Our latest Ocracoke Newsletter is a history of the maritime hospital on Portsmouth Island. You can read it here:


  1. Anonymous8:31 AM

    Philip, you've addressed a notion I've thought about through the years when visiting either Ocracoke or Bath, NC. Pirates were dangerous hundreds of years ago and today, there are some waters which are equally as dangerous because of modern day pirates.

    I suspect a lot of us really would not want to meet Blackbeard, in person, but through the years, his legacy has taken an almost heroric position. Truth be told, he was a mean, selfish person.

    Still, the Blackbeard legacy is exciting and it's part of NC nautical history...not to mention it does bring in curious visitors to lands where Blackbeard left his mark.

    Still looking for his buried treasure, but I think we have all found it whenever we are on Ocracoke Island!

    Go on, Phlip, "walk that plank" and delve into your relative, William Howard's life!


  2. Anonymous9:08 AM

    Pusillanimity. I do believe we should begin to use this word more often. As in "Am I just a pusillanimous bloke - get up and face the day!!!"

  3. Anonymous10:32 AM

    I smell another story brewing.

  4. Anonymous11:02 AM

    To err is human, to "argh" is to be a pirate

  5. Anonymous11:24 AM

    Colorful ---perhaps the back story of pirates have been cherry picked. Pirates dabbled in the slave trade, were all hands on deck willing hands on day one. The notion of a treasure chest of gold could be no doubt be found in Advertising Age archives.
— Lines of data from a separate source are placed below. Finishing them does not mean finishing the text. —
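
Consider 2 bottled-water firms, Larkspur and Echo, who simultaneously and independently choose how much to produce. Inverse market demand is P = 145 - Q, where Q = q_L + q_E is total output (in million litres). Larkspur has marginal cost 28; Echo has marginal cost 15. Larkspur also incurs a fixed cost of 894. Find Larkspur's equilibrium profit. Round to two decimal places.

Larkspur's profit: π_L = (145 - Q)q_L - (28q_L). Setting ∂π_L/∂q_L = 0: 117 - 2q_L - (q_E) = 0.
Echo's first-order condition: 130 - 2q_E - (q_L) = 0.
Best responses: q_L = (117 - q_E)/2, q_E = (130 - q_L)/2.
Solving the pair: q_L = 104/3, q_E = 143/3.
Price P = 145 - 247/3 = 188/3.
Larkspur's profit: (188/3 - 28)·(104/3) - 894 = 307.7778.

307.78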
The "adventure" was getting through the day pirates were back then what thugs drug dealers, ponzi schemers, day traders, office football pit bosses are today.

  6. Anonymous1:25 PM

    You do know that September 19 is "talk like a pirate day"...right? Well it is!
    I, being a family tree historian of sorts here in PA, say "Philip, many of us have relatives past and present we may not wish to lay claim to...but they are however, still part of the tree....I say...yes, delve into your history" and please ...share your findings.

  7. anita baker3:36 PM

    The pirate history on Ocracoke is awesome. Our family visits several times a year and we always throw some Pirate clothes in our luggage.... Never know when you want to dress as a pirate ;).

  8. Anonymous11:15 AM

    Didn't we all want to dress as pirates for Halloween!

  9. Ey It true How shocking my father tell's me way before the internet that the Howard family has done many things within life. This is another of his do wise info. Ey be thinking where would Mr Howard come from the English I think or the french But if he was a wise black eye he could be a Scottish man ??